Durante pocos días al año, Zapotillo deja atrás la imagen del paisaje árido para convertirse en un escenario natural único. Con las primeras lluvias, los guayacanes florecen casi al mismo tiempo y cubren amplias extensiones del cantón con un color amarillo intenso que contrasta con el cielo y la tierra seca, creando una postal que cautiva a propios y visitantes.

La presencia de turistas se intensifica en parroquias y comunidades como Mangahurco, Bolaspamba y Cazaderos, donde los habitantes abren sus caminos, fincas y senderos para compartir este fenómeno natural que no solo sorprende por su belleza, sino también por su valor ecológico dentro del bosque seco tropical, uno de los ecosistemas más frágiles del país.

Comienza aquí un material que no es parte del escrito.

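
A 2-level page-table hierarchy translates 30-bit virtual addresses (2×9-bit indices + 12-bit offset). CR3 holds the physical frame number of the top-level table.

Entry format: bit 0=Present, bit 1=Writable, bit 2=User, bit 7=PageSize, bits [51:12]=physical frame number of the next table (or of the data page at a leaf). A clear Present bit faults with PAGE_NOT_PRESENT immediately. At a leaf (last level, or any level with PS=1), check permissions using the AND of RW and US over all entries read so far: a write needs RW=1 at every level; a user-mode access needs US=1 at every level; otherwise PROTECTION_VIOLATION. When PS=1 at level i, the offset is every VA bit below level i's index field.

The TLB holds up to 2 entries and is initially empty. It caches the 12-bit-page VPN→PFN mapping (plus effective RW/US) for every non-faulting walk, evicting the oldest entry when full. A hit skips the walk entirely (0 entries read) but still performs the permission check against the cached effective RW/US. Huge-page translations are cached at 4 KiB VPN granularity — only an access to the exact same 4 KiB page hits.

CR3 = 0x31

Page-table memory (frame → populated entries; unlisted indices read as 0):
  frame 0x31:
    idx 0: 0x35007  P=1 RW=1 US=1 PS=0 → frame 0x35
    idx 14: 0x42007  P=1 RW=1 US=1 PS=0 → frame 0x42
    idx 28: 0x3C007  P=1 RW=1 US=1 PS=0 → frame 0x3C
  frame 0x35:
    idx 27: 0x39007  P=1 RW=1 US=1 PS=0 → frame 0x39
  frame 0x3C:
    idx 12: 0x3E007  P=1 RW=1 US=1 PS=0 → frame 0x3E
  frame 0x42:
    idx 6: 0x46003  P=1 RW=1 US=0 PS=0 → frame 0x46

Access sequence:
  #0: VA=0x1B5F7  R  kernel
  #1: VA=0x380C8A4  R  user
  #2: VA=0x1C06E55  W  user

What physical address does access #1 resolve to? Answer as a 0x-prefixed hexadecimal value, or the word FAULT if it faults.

Per-access translation:
#0 VA=0x1B5F7 (r,kernel):
  [0] read 0x31 idx=0: raw=0x35007 flags P=1 W=1 U=1 S=0
  [1] read 0x35 idx=27: raw=0x39007 flags P=1 W=1 U=1 S=0
  ⇒ phys 0x395F7  [2 reads]
#1 VA=0x380C8A4 (r,user):
  [0] read 0x31 idx=28: raw=0x3C007 flags P=1 W=1 U=1 S=0
  [1] read 0x3C idx=12: raw=0x3E007 flags P=1 W=1 U=1 S=0
  ⇒ phys 0x3E8A4  [2 reads]
#2 VA=0x1C06E55 (w,user):
  [0] read 0x31 idx=14: raw=0x42007 flags P=1 W=1 U=1 S=0
  [1] read 0x42 idx=6: raw=0x46003 flags P=1 W=1 U=0 S=0
  ✗ PROTECTION_VIOLATION  [2 reads]

Access #1 PA: 0x3E8A4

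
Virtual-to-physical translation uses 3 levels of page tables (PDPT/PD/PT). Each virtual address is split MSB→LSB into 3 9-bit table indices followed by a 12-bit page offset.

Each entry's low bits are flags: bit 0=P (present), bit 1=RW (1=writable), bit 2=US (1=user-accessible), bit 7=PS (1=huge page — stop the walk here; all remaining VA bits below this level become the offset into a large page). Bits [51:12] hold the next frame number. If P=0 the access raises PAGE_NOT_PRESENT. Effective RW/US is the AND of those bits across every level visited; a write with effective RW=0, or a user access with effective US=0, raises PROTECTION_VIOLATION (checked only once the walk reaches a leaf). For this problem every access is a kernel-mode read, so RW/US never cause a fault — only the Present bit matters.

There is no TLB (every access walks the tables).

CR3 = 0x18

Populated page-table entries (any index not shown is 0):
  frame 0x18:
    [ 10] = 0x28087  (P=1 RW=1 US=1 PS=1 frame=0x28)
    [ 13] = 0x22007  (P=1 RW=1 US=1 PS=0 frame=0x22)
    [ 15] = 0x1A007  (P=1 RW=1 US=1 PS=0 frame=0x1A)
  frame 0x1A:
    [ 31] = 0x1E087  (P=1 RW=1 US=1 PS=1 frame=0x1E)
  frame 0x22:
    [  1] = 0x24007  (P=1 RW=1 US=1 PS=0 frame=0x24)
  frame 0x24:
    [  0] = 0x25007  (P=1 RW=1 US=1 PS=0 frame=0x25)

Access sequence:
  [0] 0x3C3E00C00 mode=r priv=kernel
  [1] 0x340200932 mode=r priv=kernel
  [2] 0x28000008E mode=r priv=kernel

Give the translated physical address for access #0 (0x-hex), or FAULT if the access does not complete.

Per-access translation:
#0 VA=0x3C3E00C00 (r,kernel):
  [0] read 0x18 idx=15: raw=0x1A007 flags P=1 W=1 U=1 S=0
  [1] read 0x1A idx=31: raw=0x1E087 flags P=1 W=1 U=1 S=1
  ✓ 0x1EC00 (huge @L1)  — 2 lookups
#1 VA=0x340200932 (r,kernel):
  [0] read 0x18 idx=13: raw=0x22007 flags P=1 W=1 U=1 S=0
  [1] read 0x22 idx=1: raw=0x24007 flags P=1 W=1 U=1 S=0
  [2] read 0x24 idx=0: raw=0x25007 flags P=1 W=1 U=1 S=0
  ✓ 0x25932  — 3 lookups
#2 VA=0x28000008E (r,kernel):
  [0] read 0x18 idx=10: raw=0x28087 flags P=1 W=1 U=1 S=1
  ✓ 0x2808E (huge @L0)  — 1 lookups

Access #0 PA: 0x1EC00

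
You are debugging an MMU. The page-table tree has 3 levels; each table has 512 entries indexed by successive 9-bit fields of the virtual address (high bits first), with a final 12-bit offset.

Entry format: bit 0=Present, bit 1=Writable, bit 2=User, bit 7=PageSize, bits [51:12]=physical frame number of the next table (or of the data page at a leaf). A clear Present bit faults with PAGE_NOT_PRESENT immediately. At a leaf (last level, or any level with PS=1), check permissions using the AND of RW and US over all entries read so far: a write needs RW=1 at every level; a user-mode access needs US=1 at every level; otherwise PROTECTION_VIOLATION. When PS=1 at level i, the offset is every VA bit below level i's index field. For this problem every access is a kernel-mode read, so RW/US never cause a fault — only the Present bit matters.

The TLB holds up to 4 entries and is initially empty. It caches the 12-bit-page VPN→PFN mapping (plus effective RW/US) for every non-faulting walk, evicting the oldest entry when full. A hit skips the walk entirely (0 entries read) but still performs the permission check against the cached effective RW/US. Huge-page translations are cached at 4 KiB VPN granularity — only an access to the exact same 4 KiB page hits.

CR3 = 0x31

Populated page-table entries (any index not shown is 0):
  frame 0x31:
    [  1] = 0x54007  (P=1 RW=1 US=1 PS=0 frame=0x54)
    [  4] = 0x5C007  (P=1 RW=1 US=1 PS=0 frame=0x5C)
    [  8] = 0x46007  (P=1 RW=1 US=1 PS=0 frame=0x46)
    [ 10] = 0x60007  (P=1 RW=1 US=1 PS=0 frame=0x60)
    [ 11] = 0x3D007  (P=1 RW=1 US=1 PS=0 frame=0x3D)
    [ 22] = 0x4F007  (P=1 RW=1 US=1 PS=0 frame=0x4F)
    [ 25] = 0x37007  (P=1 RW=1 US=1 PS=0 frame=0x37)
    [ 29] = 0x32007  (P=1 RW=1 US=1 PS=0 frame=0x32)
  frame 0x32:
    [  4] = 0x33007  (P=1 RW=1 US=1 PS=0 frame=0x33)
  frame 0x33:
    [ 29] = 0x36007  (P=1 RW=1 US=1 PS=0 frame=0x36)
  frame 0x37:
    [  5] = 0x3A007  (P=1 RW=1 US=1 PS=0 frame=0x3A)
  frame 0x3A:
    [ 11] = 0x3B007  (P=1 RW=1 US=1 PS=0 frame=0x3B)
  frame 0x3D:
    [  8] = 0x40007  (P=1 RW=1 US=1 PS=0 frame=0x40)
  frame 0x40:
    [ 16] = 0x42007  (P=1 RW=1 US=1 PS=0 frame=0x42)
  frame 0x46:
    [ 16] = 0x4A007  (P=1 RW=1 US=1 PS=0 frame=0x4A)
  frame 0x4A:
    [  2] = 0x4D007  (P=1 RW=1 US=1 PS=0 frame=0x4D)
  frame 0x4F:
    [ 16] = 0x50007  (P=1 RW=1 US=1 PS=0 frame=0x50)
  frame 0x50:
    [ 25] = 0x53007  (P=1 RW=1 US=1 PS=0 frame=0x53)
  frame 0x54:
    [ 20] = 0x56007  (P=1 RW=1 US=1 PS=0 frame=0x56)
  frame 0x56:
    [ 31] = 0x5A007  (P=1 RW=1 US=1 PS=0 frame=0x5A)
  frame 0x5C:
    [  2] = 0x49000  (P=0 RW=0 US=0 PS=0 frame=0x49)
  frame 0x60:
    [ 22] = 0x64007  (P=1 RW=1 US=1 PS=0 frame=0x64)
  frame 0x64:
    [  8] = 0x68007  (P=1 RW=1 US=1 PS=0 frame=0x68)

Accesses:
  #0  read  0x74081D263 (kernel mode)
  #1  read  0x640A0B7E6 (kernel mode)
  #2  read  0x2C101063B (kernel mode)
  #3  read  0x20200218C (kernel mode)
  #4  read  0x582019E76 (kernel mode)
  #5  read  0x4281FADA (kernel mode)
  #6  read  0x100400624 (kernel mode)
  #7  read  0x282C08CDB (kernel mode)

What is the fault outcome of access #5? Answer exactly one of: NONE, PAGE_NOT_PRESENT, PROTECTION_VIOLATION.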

Un fenómeno natural que fortalece el turismo comunitario

El alcalde de Zapotillo, Burner Moncayo, señaló que el florecimiento de los guayacanes se ha convertido en un motor para el desarrollo local. Aseguró que cada año este evento natural permite activar la economía comunitaria y posicionar al cantón como un destino turístico sostenible en la frontera sur del Ecuador.

Desde Mangahurco, la guía local María Fernanda López explicó que las comunidades se organizan para ofrecer recorridos interpretativos y orientación a los visitantes. “Aquí no solo mostramos el paisaje, también explicamos la importancia de cuidar el bosque seco y respetar los espacios naturales”, indicó.

La actividad también beneficia a pequeños negocios familiares. Eduardo Gómez, emprendedor turístico, comentó que durante el florecimiento aumenta la demanda de hospedaje y alimentación. “Son días intensos, pero muy importantes para nosotros porque representan ingresos directos para las familias”, manifestó.

Quienes llegan por primera vez coinciden en que la experiencia supera las expectativas. Ana María Suárez, turista proveniente de Cuenca, relató que observar los guayacanes en flor “es algo que impacta y emociona”. “No es solo ver árboles amarillos, es sentir cómo la naturaleza se transforma de un momento a otro”, expresó.

El florecimiento de los guayacanes reafirma a Zapotillo como un territorio donde la naturaleza y la comunidad se encuentran, consolidando una propuesta turística basada en la conservación ambiental, la identidad local y el trabajo colectivo.